The prime example of a Document Network (DN) is the World Wide Web (WWW). But many other types of such networks exist: bibliographic databases containing scientific publications, social networking services, as well as databases of datasets used in scientific endeavors. Each of these databases possesses several distinct relationships among documents and between documents and semantic tags or indices that classify documents appropriately. For instance, documents in the WWW are related via a hyperlink network, while documents in bibliographic databases are related by citation and collaboration networks. Furthermore, documents can be related to semantic tags such as keywords used to describe their content. Given these relations, we can compute distance functions (typically via co-occurrence measures) amongst documents and/or semantic tags, thus creating associative, weighted networks between these items—which denote stronger or weaker co-associations. The figure to the right represents such an associative network of people names extracted from co-occurrence in documents in a database as described in an internal report. You can also see a 3D Video (Real Video) of this network.
We have used distance and proximity graphs to uncover modules or clusters in the network that may be associated with a particular topic or community of interest. We have applied this clustering methodology to social networks (terrorist networks), keyword networks, scientific journal networks, and citations networks (see our bibliome informatics and adaptive web projects for more details),etc. Recently, we have also used an information-theoretic approach to classify documents of interest in probabilistic graphs of citation co-occurrence in scienticfic citation networks [Kolchinsky et al, 2010].
We study the non-metric network topologies that arise in weighted graphs obtained from real-world data (e.g. co-occurrence statistics). In particular, we have developed measures to extract the graph nodes which most violate the triangle inequality: semi-metric associations. Our working hypothesis is that strong semi-metric associations can be used to identify trends, items with a higher probability of co-occurring in the future, as well the dynamics of such networks in general. This methodology has been successfully applied to networks of published documents, recommender systems for digital libraries at the Los Alamos National Laboratory, web search and recommendation by the givealink.org project, networks of felons obtained from intelligence records, and gene networks (see publications below). This work has been pursued in the Identification of Interests, Trends and Dynamics in Document Networks Project as well as in a Los Alamos Homeland Security LDRD DR project, “Advanced Knowledge Integration (LDRD Reserve)” to discover latent associations in social networks (internal report available). Finally, we are also studying the effects of the various transitive closures that are possible in weighted graphs; namely which closures preserve scale free structure and lead to highest performance in information retrieval. Some of this work has been funded by NSF grant from the Human and Social Dynamics program, With Eliot Smith and Rob Goldstone—this project recently received some attention in the media.

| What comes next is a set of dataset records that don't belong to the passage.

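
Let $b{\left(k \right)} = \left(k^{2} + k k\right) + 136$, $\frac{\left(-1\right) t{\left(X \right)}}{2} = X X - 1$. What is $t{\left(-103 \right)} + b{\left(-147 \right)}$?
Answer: $22138$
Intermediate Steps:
$t{\left(X \right)} = 2 - 2 X^{2}$ ($t{\left(X \right)} = - 2 \left(X X - 1\right) = - 2 \left(X^{2} - 1\right) = - 2 \left(-1 + X^{2}\right) = 2 - 2 X^{2}$)
$b{\left(k \right)} = 136 + 2 k^{2}$ ($b{\left(k \right)} = \left(k^{2} + k^{2}\right) + 136 = 2 k^{2} + 136 = 136 + 2 k^{2}$)
$t{\left(-103 \right)} + b{\left(-147 \right)} = \left(2 - 2 \left(-103\right)^{2}\right) + \left(136 + 2 \left(-147\right)^{2}\right) = \left(2 - 21218\right) + \left(136 + 2 \cdot 21609\right) = \left(2 - 21218\right) + \left(136 + 43218\right) = -21216 + 43354 = 22138$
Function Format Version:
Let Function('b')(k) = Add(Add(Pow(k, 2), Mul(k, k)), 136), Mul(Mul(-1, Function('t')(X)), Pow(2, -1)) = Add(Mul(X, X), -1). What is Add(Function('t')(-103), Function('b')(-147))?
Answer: 22138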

We have developed a stochastic model of vertex aging in networks, to better predict network growth [Simas and Rocha, 2008]. Real world networks display a cut-off in the power-law node degree distributions of complex networks, not expected by the canonical Barabasi-Albert Model. Amaral et al had shown that this cut-off behavior can be computationally modeled with vertex aging. We produced a mathematical model of vertex aging, which allows accurate predictions of the equilibrium point of active vertices and relate network growth with probability of aging.